Data inside a segwit block is counted differently, ‘base data’ has a weight of 4, while witness only counts 1. This is (3 * base_size) + size
height: u32
How many blocks there are before this block
version: i32
This block’s version field
Currently, blocks have version 2 (see BIP34), but it may also flip some of the LSB for
either consensus reason (see BIPs 8 and 9) or for version rolling mining, usually bits
after the 24th are not touched. Therefore, the actual version is likelly the result of
version & ~(1 << 24).
This is encoded as a number, see version_hex
for a hex-encoded version
version_hex: String
Same as version
by hex-encoded
merkleroot: String
This block’s merkle root
A Merkle Tree is a binary tree where every leaf is some data, and the branches are pairwise hashes util reaching the root. This allows for compact proof of inclusion in the original set. This merkle tree commits to the txid of all transactions in a block, and is used by some light clients to determine whether a transaction is in a given block
tx: Vec<String>
A list of hex-encoded transaction id for the tx’s in this block
time: u32
The timestamp commited to in this block’s header
Since there’s no central clock that can tell time precisely in Bitcoin, this value is
reported by miners and only constrained by a couple of consensus rules. More sensibly, it
is not garanteed to be monotonical.

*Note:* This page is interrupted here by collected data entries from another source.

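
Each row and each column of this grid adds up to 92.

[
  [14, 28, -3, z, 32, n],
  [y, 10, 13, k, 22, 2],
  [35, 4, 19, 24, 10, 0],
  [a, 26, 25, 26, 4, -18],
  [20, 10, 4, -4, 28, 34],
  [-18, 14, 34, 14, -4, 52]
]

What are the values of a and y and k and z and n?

a = 29, y = 12, k = 33, z = -1, n = 22

The known cells in row 4 total 63, leaving 92 − 63 = 29 for the blank.
The known cells in column 6 total 70, leaving 92 − 70 = 22 for the blank.
The known cells in row 1 total 93, leaving 92 − 93 = -1 for the blank.
The known cells in column 1 total 80, leaving 92 − 80 = 12 for the blank.
The known cells in row 2 total 59, leaving 92 − 59 = 33 for the blank.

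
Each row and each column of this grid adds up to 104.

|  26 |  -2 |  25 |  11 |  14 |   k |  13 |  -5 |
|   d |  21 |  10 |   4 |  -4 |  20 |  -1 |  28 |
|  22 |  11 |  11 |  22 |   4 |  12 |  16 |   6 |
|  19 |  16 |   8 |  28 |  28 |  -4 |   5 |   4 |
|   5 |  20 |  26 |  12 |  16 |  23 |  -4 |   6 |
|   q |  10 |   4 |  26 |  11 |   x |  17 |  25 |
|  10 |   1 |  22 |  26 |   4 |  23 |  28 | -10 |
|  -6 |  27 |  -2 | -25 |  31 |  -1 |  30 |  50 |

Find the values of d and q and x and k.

Row 2: 21 + 10 + 4 − 4 + 20 − 1 + 28 = 78, so its missing entry is 104 − 78 = 26.
Column 1: 26 + 26 + 22 + 19 + 5 + 10 − 6 = 102, so its missing entry is 104 − 102 = 2.
Row 6: 2 + 10 + 4 + 26 + 11 + 17 + 25 = 95, so its missing entry is 104 − 95 = 9.
Row 1: 26 − 2 + 25 + 11 + 14 + 13 − 5 = 82, so its missing entry is 104 − 82 = 22.

d = 26, q = 2, x = 9, k = 22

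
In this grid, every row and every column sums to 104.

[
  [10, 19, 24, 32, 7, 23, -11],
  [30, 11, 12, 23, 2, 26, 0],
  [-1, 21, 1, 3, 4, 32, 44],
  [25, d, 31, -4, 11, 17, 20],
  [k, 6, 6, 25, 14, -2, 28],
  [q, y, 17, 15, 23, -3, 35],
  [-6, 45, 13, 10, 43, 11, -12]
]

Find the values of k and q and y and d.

k = 27, q = 19, y = -2, d = 4

Row 4: 25 + 31 − 4 + 11 + 17 + 20 = 100, so its missing entry is 104 − 100 = 4.
Row 5: 6 + 6 + 25 + 14 − 2 + 28 = 77, so its missing entry is 104 − 77 = 27.
Column 1: 10 + 30 − 1 + 25 + 27 − 6 = 85, so its missing entry is 104 − 85 = 19.
Row 6: 19 + 17 + 15 + 23 − 3 + 35 = 106, so its missing entry is 104 − 106 = -2.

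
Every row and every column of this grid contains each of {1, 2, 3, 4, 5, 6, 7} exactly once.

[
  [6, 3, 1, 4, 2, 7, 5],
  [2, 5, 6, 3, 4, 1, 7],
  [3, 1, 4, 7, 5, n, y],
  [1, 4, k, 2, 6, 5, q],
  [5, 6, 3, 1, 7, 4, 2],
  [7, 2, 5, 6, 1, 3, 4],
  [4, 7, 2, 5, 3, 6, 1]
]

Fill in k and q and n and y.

k = 7, q = 3, n = 2, y = 6

At (row 4, col 3): column 3 already has {1, 2, 3, 4, 5, 6}, so the value is 7.
At (row 3, col 6): column 6 already has {1, 3, 4, 5, 6, 7}, so the value is 2.
At (row 3, col 7): row 3 already has {1, 2, 3, 4, 5, 7}, so the value is 6.
Cell (4,7): row 4 already has {1, 2, 4, 5, 6, 7} → 3.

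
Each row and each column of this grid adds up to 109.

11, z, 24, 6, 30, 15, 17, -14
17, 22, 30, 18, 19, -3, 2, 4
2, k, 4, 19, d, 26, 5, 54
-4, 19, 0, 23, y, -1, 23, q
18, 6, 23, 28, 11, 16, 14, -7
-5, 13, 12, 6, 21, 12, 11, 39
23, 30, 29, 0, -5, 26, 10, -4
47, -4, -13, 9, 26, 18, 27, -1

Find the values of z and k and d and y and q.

z = 20, k = 3, d = -4, y = 11, q = 38

Row 1: 11 + 24 + 6 + 30 + 15 + 17 − 14 = 89, so its missing entry is 109 − 89 = 20.
Column 2: 20 + 22 + 19 + 6 + 13 + 30 − 4 = 106, so its missing entry is 109 − 106 = 3.
Row 3: 2 + 3 + 4 + 19 + 26 + 5 + 54 = 113, so its missing entry is 109 − 113 = -4.
Column 5: 30 + 19 − 4 + 11 + 21 − 5 + 26 = 98, so its missing entry is 109 − 98 = 11.
Row 4: -4 + 19 + 0 + 23 + 11 − 1 + 23 = 71, so its missing entry is 109 − 71 = 38.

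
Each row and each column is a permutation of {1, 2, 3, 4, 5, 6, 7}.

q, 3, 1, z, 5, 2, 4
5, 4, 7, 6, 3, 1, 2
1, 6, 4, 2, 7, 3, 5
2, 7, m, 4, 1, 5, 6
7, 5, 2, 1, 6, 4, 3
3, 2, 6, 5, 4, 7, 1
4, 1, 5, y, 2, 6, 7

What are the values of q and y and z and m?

For row 7, column 4: row 7 already has {1, 2, 4, 5, 6, 7}; that leaves 3.
Cell (4,3): row 4 already has {1, 2, 4, 5, 6, 7} → 3.
For row 1, column 4: column 4 already has {1, 2, 3, 4, 5, 6}; that leaves 7.
At (row 1, col 1): row 1 already has {1, 2, 3, 4, 5, 7}, so the value is 6.

q = 6, y = 3, z = 7, m = 3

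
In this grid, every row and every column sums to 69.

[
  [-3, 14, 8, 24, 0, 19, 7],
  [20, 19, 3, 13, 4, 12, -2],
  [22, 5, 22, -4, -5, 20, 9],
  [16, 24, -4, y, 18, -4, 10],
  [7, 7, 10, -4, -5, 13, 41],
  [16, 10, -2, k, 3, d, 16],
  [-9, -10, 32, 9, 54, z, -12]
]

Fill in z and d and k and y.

z = 5, d = 4, k = 22, y = 9

Row 4 has 16 + 24 − 4 + 18 − 4 + 10 = 60; the blank must be 69 − 60 = 9.
Column 4 has 24 + 13 − 4 + 9 − 4 + 9 = 47; the blank must be 69 − 47 = 22.
Row 6 has 16 + 10 − 2 + 22 + 3 + 16 = 65; the blank must be 69 − 65 = 4.
Row 7 has -9 − 10 + 32 + 9 + 54 − 12 = 64; the blank must be 69 − 64 = 5.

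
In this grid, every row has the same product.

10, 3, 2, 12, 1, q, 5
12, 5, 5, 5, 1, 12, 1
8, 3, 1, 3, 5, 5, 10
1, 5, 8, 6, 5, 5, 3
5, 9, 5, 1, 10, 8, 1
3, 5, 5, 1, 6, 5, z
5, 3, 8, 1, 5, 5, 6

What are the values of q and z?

Rows 5 and 7 each multiply to 18000, so every row has product 18000.
Row 1: 10×3×2×12×1×5 = 3600, so the missing entry is 18000 ÷ 3600 = 5.
Row 6: 3×5×5×1×6×5 = 2250, so the missing entry is 18000 ÷ 2250 = 8.

q = 5, z = 8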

So a block n might have a lower timestamp than
block n - 1
.
If you need it to be monotonical, see mediantime
insted
mediantime: u32
The meadian of the last 11 blocktimes.
This is a monotonically increasing number that bounds how old a block can be. Blocks may
not have a timestamp less than the current mediantime
. This is also used in relative
timelocks.
nonce: u32
The nonce used to mine this block.
Blocks are mined by increasing this value until you find a hash that is less than a network defined target. This number has no meaning in itself and is just a random u32.
bits: String
Bits is a compact representation for the target.
This is a exponential format (with well-define rouding) used by openssl that Satoshi decided to make consensus critical :/
difficulty: u128
The difficulty is derived from the current target and is defined as how many hashes, on average, one has to make before finding a valid block
This is computed as 1 / (target / 2 ^ 256). In most softwares (this one inclued) the difficulty is a multiple of the smallest possible difficulty. So to find the actual difficulty you have to multiply this by the min_diff. For mainnet, mindiff is 2 ^ 32
chainwork: String
Commullative work in this network
This is a estimate of how many hashes the network has ever made to produce this chain
n_tx: usize
How many transactions in this block
previousblockhash: String
The hash of the block comming before this one
nextblockhash: Option<String>
The hash of the block comming after this one, if any